另外，由所得到的分离图案测定s-HbA1c组分与在其之前被分离的l-HbA1c组分之间的谷值高度(a)、和s-HbA1c组分的峰值高度(b)，由下述公式计算分离指数。将其结果表示于下述表1中。

分离指数＝{s-HbA1c组分与l-HbA1c组分之间的谷值高度(a)}/{s-HbA1c组分的峰值高度(b)}

【表1】

	条件A	条件B	条件C	条件D	条件E
						毛细管长度(mm)	30	60	90	120	150
分离指数	0.40	0.28	0.20	0.18	0.17
						两点校正时的偏差(mmol/mol)	3.9	2.2	0.08	0.06	0.05

如上述表1所示，可以确认，两点校正时的偏差取决于分离指数，如果分离指数为0.20以下，则两点校正时的偏差为0.1mmol/mol以下。

接着，使用下述一点校正用校正物质进行HbA1c值的测定，连接得到的校正点(仅一点)和原点，制作校准线(一点校正)。接着，进行试样的HbA1c量的测定，使用仅采用一点校正用校正物质制作的校准线求得试样的HbA1c值。作为试样，使用IFCC法HbA1c测定用常用参照标准试样JCCRM411-25号(检查医学标准物质机构制)。

[一点校正用校正物质]

ADAMS A1c HA-8160专用校准器leve12(HbA1c值：95mmol/mol)(ARKRAY制)

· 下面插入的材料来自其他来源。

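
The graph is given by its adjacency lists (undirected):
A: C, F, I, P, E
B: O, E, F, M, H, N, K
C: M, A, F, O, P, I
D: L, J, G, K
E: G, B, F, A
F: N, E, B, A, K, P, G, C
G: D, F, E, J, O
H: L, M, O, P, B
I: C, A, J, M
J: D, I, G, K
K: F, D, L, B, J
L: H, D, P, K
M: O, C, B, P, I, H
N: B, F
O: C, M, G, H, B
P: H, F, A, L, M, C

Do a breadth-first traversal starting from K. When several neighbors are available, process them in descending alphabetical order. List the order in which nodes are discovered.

K, L, J, F, D, B, P, H, I, G, N, E, C, A, O, M

Visit K; enqueue L, J, F, D, B → queue [L, J, F, D, B]
Visit L; enqueue P, H → queue [J, F, D, B, P, H]
Visit J; enqueue I, G → queue [F, D, B, P, H, I, G]
Visit F; enqueue N, E, C, A → queue [D, B, P, H, I, G, N, E, C, A]
Visit D → queue [B, P, H, I, G, N, E, C, A]
Visit B; enqueue O, M → queue [P, H, I, G, N, E, C, A, O, M]
Visit P → queue [H, I, G, N, E, C, A, O, M]
Visit H → queue [I, G, N, E, C, A, O, M]
Visit I → queue [G, N, E, C, A, O, M]
Visit G → queue [N, E, C, A, O, M]
Visit N → queue [E, C, A, O, M]
Visit E → queue [C, A, O, M]
Visit C → queue [A, O, M]
Visit A → queue [O, M]
Visit O → queue [M]
Visit M → queue []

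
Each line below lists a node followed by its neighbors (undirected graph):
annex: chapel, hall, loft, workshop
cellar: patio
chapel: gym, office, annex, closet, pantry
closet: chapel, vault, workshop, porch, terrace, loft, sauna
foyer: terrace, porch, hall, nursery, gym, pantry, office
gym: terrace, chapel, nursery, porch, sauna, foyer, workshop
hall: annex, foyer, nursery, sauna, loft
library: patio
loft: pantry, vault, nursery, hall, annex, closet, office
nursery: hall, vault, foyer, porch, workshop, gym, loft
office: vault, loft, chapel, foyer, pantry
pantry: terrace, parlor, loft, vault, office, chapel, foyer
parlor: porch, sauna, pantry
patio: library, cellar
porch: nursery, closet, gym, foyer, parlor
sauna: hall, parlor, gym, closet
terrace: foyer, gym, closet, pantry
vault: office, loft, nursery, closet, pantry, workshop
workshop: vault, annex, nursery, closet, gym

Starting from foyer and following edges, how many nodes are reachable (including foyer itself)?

16

BFS from foyer visits: foyer, gym, hall, nursery, office, pantry, porch, terrace, chapel, sauna, workshop, annex, loft, vault, parlor, closet
Reachable nodes: 16 of 19 total.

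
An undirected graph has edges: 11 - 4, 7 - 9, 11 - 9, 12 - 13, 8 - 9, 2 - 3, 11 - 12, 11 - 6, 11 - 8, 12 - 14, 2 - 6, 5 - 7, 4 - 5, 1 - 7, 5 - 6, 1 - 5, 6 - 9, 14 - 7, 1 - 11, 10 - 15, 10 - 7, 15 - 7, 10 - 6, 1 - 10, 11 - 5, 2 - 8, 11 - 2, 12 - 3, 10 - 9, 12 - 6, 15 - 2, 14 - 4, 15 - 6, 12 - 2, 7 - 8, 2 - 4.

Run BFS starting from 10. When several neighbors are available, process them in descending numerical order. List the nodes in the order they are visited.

Visit 10; enqueue 15, 9, 7, 6, 1 → queue [15, 9, 7, 6, 1]
Visit 15; enqueue 2 → queue [9, 7, 6, 1, 2]
Visit 9; enqueue 11, 8 → queue [7, 6, 1, 2, 11, 8]
Visit 7; enqueue 14, 5 → queue [6, 1, 2, 11, 8, 14, 5]
Visit 6; enqueue 12 → queue [1, 2, 11, 8, 14, 5, 12]
Visit 1 → queue [2, 11, 8, 14, 5, 12]
Visit 2; enqueue 4, 3 → queue [11, 8, 14, 5, 12, 4, 3]
Visit 11 → queue [8, 14, 5, 12, 4, 3]
Visit 8 → queue [14, 5, 12, 4, 3]
Visit 14 → queue [5, 12, 4, 3]
Visit 5 → queue [12, 4, 3]
Visit 12; enqueue 13 → queue [4, 3, 13]
Visit 4 → queue [3, 13]
Visit 3 → queue [13]
Visit 13 → queue []

10, 15, 9, 7, 6, 1, 2, 11, 8, 14, 5, 12, 4, 3, 13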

对于校正物质及试样的HbA1c量的测定在与上述相同的条件下进行。

由校正物质的分离图案计算与s-HbA1c相当的面积和与全体血红蛋白相当的面积，使用这些面积计算s-HbA1c相对于全体血红蛋白的比例(HbA1c值)。接着，使用对校正物质记载的HbA1c值(mmol/mol)和所得到的校正物质的HbA1c值，以y截距为0的方式制作校准线(基于一点校正的校准线)。

接着，由各试样的分离图案计算HbA1c值(＝(与s-HbA1c相当的面积)/(与全体血红蛋白相当的面积))。将所得到的HbA1c值使用基于一点校正的校准线进行校正。将其结果作为测定结果示于下述表2中。在下述表2中，误差表示JCCRM411-2的标示值与测定结果(HbA1c值)之差(测定结果(HbA1c值)-(JCCRM411-2的标示值))。

【表2】

分离指数：0.40	1	2	3	4	5
						JCCRM411-2的标示值(mmol/mol)	30.6	37.1	54.9	78.6	104.2
测定结果(mmol/mol)	27.7	34.5	52.9	78.1	104.1
						误差(ΔA1c)	-2.9	-2.6	-2.0	-0.5	-0.1

分离指数：0.28	1	2	3	4	5
						JCCRM411-2的标示值(mmol/mol)	30.6	37.1	54.9	78.6	104.2
测定结果(mmol/mol)	28.9	35.6	53.7	78.4	104.0
						误差(ΔA1c)	-1.7	-1.5	-1.2	-0.2	-0.2

分离指数：0.20	1	2	3	4	5
						JCCRM411-2的标示值(mmol/mol)	30.6	37.1	54.9	78.6	104.2
测定结果(mmol/mol)	29.8	36.5	54.3	78.7	103.9
						误差(ΔA1c)	-0.8	-0.6	-0.6	0.1	-0.3

分离指数：0.06	1	2	3	4	5
						JCCRM411-2的标示值(mmol/mol)	30.6	37.1	54.9	78.6	104.2
测定结果(mmol/mol)	30.0	36.6	54.4	78.8	103.9
						误差(ΔA1c)	-0.6	-0.5	-0.5	0.2	-0.3

分离指数：0.05	1	2	3	4	5
						JCCRM411-2的标示值(mmol/mol)	30.6	37.1	54.9	786	104.2
测定结果(mmol/mol)	30.1	36.7	54.5	78.8	103.9
						误差(ΔA1c)	-0.5	-0.4	-0.4	0.2	-0.3

如上述表2所示，分离指数减小，并且通过一点校正进行校正后的测定值和标示值的误差减小。特别是如果分离指数为0.20以下，则误差为1mmol/mol以下，成为可忽略不计的程度。

【工业实用性】

本发明在例如医疗领域、临床检查领域、糖尿病的治疗/预防领域等各种领域有用。

Claims (9)

1.一种校正方法，其包括：在使用分离分析法的血红蛋白A1c量的测定中，通过进行使用一种校正物质的一点校正，得到用于修正测定值的校正数据，

其中，在通过所述分离分析法得到的所述校正物质的分离图案中，由稳定型血红蛋白A1c组分与在其前或其后被分离的组分之间的谷值高度(a)和稳定型血红蛋白A1c组分的峰值高度(b)规定的下述分离指数为0以上且0.2以下：

分离指数＝{稳定型血红蛋白A1c组分与在其前或其后被分离的组分之间的谷值高度(a)}/{稳定型血红蛋白A1c组分的峰值高度(b)}。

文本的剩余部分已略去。